Well, by asking the question, you’ve already answered it. Sony is the only studio without broadcast relationships with the NFL. That being said, they’re also the only studio that still consistently makes smart, challenging adult movies: Zero Dark Thirty, Social Network, Captain Phillips. The studios as a whole don’t really make those films any more. Sony is the last one that does. So I think it’s probably a confluence of both of those things. But certainly they knew they weren’t going to be punished. For instance, I don’t know how Fox makes this movie and releases it, or Universal. That’s just common sense.
This might be a different movie and a much harder sell with a different lead actor. How important was it for you to get Will Smith for this role?
Will Smith is the most successful money-making movie star on planet Earth, in terms of just how many people have gone to see his films, so Will is a guy who gets movies made. And this is not an easy sell, by the way. It’s a non-fiction story and potentially a political story. Will elevated this movie to way past politics, way past medicine, way past science. It’s so in the stratosphere of entertainment and thrill on the back of his extraordinary talent that as a director I’m nothing but grateful to ride his performance on this. Pardon the pun, given the sensitivity of the matter, Will Smith is a no-brainer for this movie.
Luke Wilson plays NFL commissioner Roger Goodell in the movie?
He does play Goodell.
Is he a significant character or just someone who represents something?
I would not say he’s a significant character. It was important to me to not make a movie that relied a great deal on impersonation. This is a movie on real people and their real struggles, and the performances are not impersonations. I didn’t want to get into that trap. And also, this isn’t very much about the machinations about the NFL and what was going on behind the scenes. There was too much story to tell on the other side. So he has a very strong presence. I wouldn’t say it’s a dominating presence.

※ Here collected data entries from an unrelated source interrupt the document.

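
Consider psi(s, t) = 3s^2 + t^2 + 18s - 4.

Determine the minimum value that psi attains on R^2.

psi(s,t) separates as P(s) + Q(t) − 4, so its minimum is min P + min Q − 4.
P'(s) = 6s + 18 vanishes at s ∈ {-3}; Q'(t) = 2t vanishes at t ∈ {0}.
Local minima of P (where P''>0): P(-3)=-27. Local minima of Q: Q(0)=0.
So the global minimum of psi is P(-3) + Q(0) − 4 = -27 + 0 − 4 = -31, attained at (-3, 0).

-31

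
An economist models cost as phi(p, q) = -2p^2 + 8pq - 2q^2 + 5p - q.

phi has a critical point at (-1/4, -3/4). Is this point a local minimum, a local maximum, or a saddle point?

saddle point

The Hessian of phi is constant: H = [[-4, 8], [8, -4]].
det(H) = (-4)·(-4) − 8² = -48.
Since det(H) < 0, H is indefinite and the critical point is a saddle point.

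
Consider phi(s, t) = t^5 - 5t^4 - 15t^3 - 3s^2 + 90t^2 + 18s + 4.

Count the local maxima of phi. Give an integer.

phi separates as a function of s plus a function of t, so ∇phi=0 decouples.
∂phi/∂s = -6(s - 3) = 0 at s ∈ {3}; ∂phi/∂t = 5t(t - 4)(t - 3)(t + 3) = 0 at t ∈ {-3, 0, 3, 4}.
The Hessian is diagonal: diag(phi_ss, phi_tt). Second derivatives: phi_ss(3)=-6; phi_tt(-3)=-630, phi_tt(0)=180, phi_tt(3)=-90, phi_tt(4)=140.
Local maxima occur where both diagonal entries negative: (3, -3), (3, 3). Count: 2.

2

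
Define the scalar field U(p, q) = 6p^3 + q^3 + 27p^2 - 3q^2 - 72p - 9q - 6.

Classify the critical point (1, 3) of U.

The mixed partial ∂²U/∂p∂q is 0, so the Hessian at any point is diag(U_pp, U_qq) = diag(18(2p + 3), 6(q - 1)).
At (1, 3): H = diag(90, 12).
Both eigenvalues are positive, so H is positive definite: a local minimum.

local minimum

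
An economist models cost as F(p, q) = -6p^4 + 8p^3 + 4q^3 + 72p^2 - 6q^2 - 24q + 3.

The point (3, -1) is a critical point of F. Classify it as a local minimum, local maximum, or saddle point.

The mixed partial ∂²F/∂p∂q is 0, so the Hessian at any point is diag(F_pp, F_qq) = diag(24(-3p^2 + 2p + 6), 12(2q - 1)).
At (3, -1): H = diag(-360, -36).
Both eigenvalues are negative, so H is negative definite: a local maximum.

local maximum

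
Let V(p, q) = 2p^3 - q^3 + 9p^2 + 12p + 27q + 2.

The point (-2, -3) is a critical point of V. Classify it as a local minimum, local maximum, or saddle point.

The mixed partial ∂²V/∂p∂q is 0, so the Hessian at any point is diag(V_pp, V_qq) = diag(6(2p + 3), -6q).
At (-2, -3): H = diag(-6, 18).
The eigenvalues have opposite signs, so H is indefinite: a saddle point.

saddle point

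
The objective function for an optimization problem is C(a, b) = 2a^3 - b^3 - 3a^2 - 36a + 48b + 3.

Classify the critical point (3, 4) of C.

saddle point

The mixed partial ∂²C/∂a∂b is 0, so the Hessian at any point is diag(C_aa, C_bb) = diag(6(2a - 1), -6b).
At (3, 4): H = diag(30, -24).
The eigenvalues have opposite signs, so H is indefinite: a saddle point.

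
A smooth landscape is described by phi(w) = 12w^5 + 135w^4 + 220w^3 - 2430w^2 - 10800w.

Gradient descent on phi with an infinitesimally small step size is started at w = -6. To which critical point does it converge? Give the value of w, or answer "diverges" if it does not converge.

diverges

phi'(w) = 60(w - 3)(w + 3)(w + 4)(w + 5), so phi'(-6) = 3240.
Gradient descent moves in the -phi' direction, i.e. w is decreasing.
There is no critical point below w=-6, and phi' keeps the same sign, so the iterate runs off to −∞.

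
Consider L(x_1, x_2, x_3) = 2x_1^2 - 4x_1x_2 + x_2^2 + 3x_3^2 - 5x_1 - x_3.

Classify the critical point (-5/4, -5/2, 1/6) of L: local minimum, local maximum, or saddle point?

The Hessian is constant: H = [[4, -4, 0], [-4, 2, 0], [0, 0, 6]].
Leading principal minors: Δ₁ = 4, Δ₂ = -8, Δ₃ = -48.
The minors fit neither the all-positive nor the alternating-sign pattern, so H is indefinite: a saddle point.

saddle point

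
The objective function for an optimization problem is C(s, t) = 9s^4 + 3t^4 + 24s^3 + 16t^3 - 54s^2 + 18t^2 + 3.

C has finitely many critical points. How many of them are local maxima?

1

C separates as a function of s plus a function of t, so ∇C=0 decouples.
∂C/∂s = 36s(s - 1)(s + 3) = 0 at s ∈ {-3, 0, 1}; ∂C/∂t = 12t(t + 1)(t + 3) = 0 at t ∈ {-3, -1, 0}.
The Hessian is diagonal: diag(C_ss, C_tt). Second derivatives: C_ss(-3)=432, C_ss(0)=-108, C_ss(1)=144; C_tt(-3)=72, C_tt(-1)=-24, C_tt(0)=36.
Local maxima occur where both diagonal entries negative: (0, -1). Count: 1.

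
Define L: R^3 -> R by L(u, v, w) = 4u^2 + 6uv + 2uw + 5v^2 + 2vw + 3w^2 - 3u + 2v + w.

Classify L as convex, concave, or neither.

L is quadratic, so its Hessian is the constant matrix H = [[8, 6, 2], [6, 10, 2], [2, 2, 6]].
Leading principal minors: 8, 44, 240.
All positive ⇒ H ≻ 0 ⇒ convex.

convex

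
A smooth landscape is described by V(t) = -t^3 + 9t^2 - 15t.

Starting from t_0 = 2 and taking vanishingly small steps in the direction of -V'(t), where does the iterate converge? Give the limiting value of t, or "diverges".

V'(t) = -3(t - 5)(t - 1), so V'(2) = 9.
Gradient descent moves in the -V' direction, i.e. t is decreasing.
The nearest critical point in that direction is t = 1, where V'' = 12 > 0 (a local minimum). The iterate converges there.

1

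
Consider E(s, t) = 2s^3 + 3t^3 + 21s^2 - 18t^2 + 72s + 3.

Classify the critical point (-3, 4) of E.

local minimum

The mixed partial ∂²E/∂s∂t is 0, so the Hessian at any point is diag(E_ss, E_tt) = diag(6(2s + 7), 18(t - 2)).
At (-3, 4): H = diag(6, 36).
Both eigenvalues are positive, so H is positive definite: a local minimum.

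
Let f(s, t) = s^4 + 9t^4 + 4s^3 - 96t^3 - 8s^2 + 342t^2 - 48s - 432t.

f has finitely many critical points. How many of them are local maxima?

f separates as a function of s plus a function of t, so ∇f=0 decouples.
∂f/∂s = 4(s - 2)(s + 2)(s + 3) = 0 at s ∈ {-3, -2, 2}; ∂f/∂t = 36(t - 4)(t - 3)(t - 1) = 0 at t ∈ {1, 3, 4}.
The Hessian is diagonal: diag(f_ss, f_tt). Second derivatives: f_ss(-3)=20, f_ss(-2)=-16, f_ss(2)=80; f_tt(1)=216, f_tt(3)=-72, f_tt(4)=108.
Local maxima occur where both diagonal entries negative: (-2, 3). Count: 1.

1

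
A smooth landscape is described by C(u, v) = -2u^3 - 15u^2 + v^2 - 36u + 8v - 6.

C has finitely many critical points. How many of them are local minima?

C separates as a function of u plus a function of v, so ∇C=0 decouples.
∂C/∂u = -6(u + 2)(u + 3) = 0 at u ∈ {-3, -2}; ∂C/∂v = 2(v + 4) = 0 at v ∈ {-4}.
The Hessian is diagonal: diag(C_uu, C_vv). Second derivatives: C_uu(-3)=6, C_uu(-2)=-6; C_vv(-4)=2.
Local minima occur where both diagonal entries positive: (-3, -4). Count: 1.

1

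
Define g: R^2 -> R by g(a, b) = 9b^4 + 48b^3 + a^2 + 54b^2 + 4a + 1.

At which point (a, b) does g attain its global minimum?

g(a,b) separates as P(a) + Q(b) + 1, so its minimum is min P + min Q + 1.
P'(a) = 2a + 4 vanishes at a ∈ {-2}; Q'(b) = 36b(b + 1)(b + 3) vanishes at b ∈ {-3, -1, 0}.
Local minima of P (where P''>0): P(-2)=-4. Local minima of Q: Q(-3)=-81, Q(0)=0.
So the global minimum of g is P(-2) + Q(-3) + 1 = -4 − 81 + 1 = -84, attained at (-2, -3).

(-2, -3)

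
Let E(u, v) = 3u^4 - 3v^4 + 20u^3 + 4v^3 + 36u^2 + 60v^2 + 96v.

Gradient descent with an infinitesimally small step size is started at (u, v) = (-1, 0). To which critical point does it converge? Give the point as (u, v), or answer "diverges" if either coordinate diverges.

(0, -1)

E is separable, so gradient descent decouples: u follows -∂E/∂u, v follows -∂E/∂v.
∂E/∂u = 12u(u + 2)(u + 3); at u=-1 this is -24, so u increases.
∂E/∂v = -12(v - 4)(v + 1)(v + 2); at v=0 this is 96, so v decreases.
u converges to its nearest critical value 0 (a local min of the u-part); v converges to -1. The iterate converges to (0, -1).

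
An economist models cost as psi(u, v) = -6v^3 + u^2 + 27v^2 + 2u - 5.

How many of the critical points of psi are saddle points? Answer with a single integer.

1

psi separates as a function of u plus a function of v, so ∇psi=0 decouples.
∂psi/∂u = 2(u + 1) = 0 at u ∈ {-1}; ∂psi/∂v = -18v(v - 3) = 0 at v ∈ {0, 3}.
The Hessian is diagonal: diag(psi_uu, psi_vv). Second derivatives: psi_uu(-1)=2; psi_vv(0)=54, psi_vv(3)=-54.
Saddle points occur where the two diagonal entries have opposite signs: (-1, 3). Count: 1.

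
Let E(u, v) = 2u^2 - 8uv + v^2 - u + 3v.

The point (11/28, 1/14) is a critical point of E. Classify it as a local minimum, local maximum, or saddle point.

The Hessian of E is constant: H = [[4, -8], [-8, 2]].
det(H) = 4·2 − (-8)² = -56.
Since det(H) < 0, H is indefinite and the critical point is a saddle point.

saddle point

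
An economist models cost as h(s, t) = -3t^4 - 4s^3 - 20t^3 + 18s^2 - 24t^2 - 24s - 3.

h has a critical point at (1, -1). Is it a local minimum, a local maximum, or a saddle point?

local minimum

The mixed partial ∂²h/∂s∂t is 0, so the Hessian at any point is diag(h_ss, h_tt) = diag(12(-2s + 3), -12(3t^2 + 10t + 4)).
At (1, -1): H = diag(12, 36).
Both eigenvalues are positive, so H is positive definite: a local minimum.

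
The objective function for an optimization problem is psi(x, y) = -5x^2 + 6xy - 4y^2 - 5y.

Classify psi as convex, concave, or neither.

concave

psi is quadratic, so its Hessian is the constant matrix H = [[-10, 6], [6, -8]].
det(H) = 44, tr(H) = -18.
det(H) > 0 and tr(H) < 0, so H is negative definite everywhere: concave.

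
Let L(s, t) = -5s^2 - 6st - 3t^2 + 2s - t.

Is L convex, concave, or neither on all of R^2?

L is quadratic, so its Hessian is the constant matrix H = [[-10, -6], [-6, -6]].
det(H) = 24, tr(H) = -16.
det(H) > 0 and tr(H) < 0, so H is negative definite everywhere: concave.

concave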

How do you get football fans to see this movie?
Let me put it this way: I’ve seen big audiences, many of whom were rabid football fans, watch this movie, and their reactions were so consistently stunned and stunning. They were able to distinguish between the game and the NFL. I love the game. I love to watch. I watch it with my kids. I’m able to divorce the beauty of the athletics from the corporate entity that is the National Football League. I feel confident that when the movie comes out, people are quickly going to realize that they don’t have to go see this movie and feel guilty, as though they’re betraying the thing that they love. This is a movie that really belongs to all audiences, not just people who are predisposed to not liking football.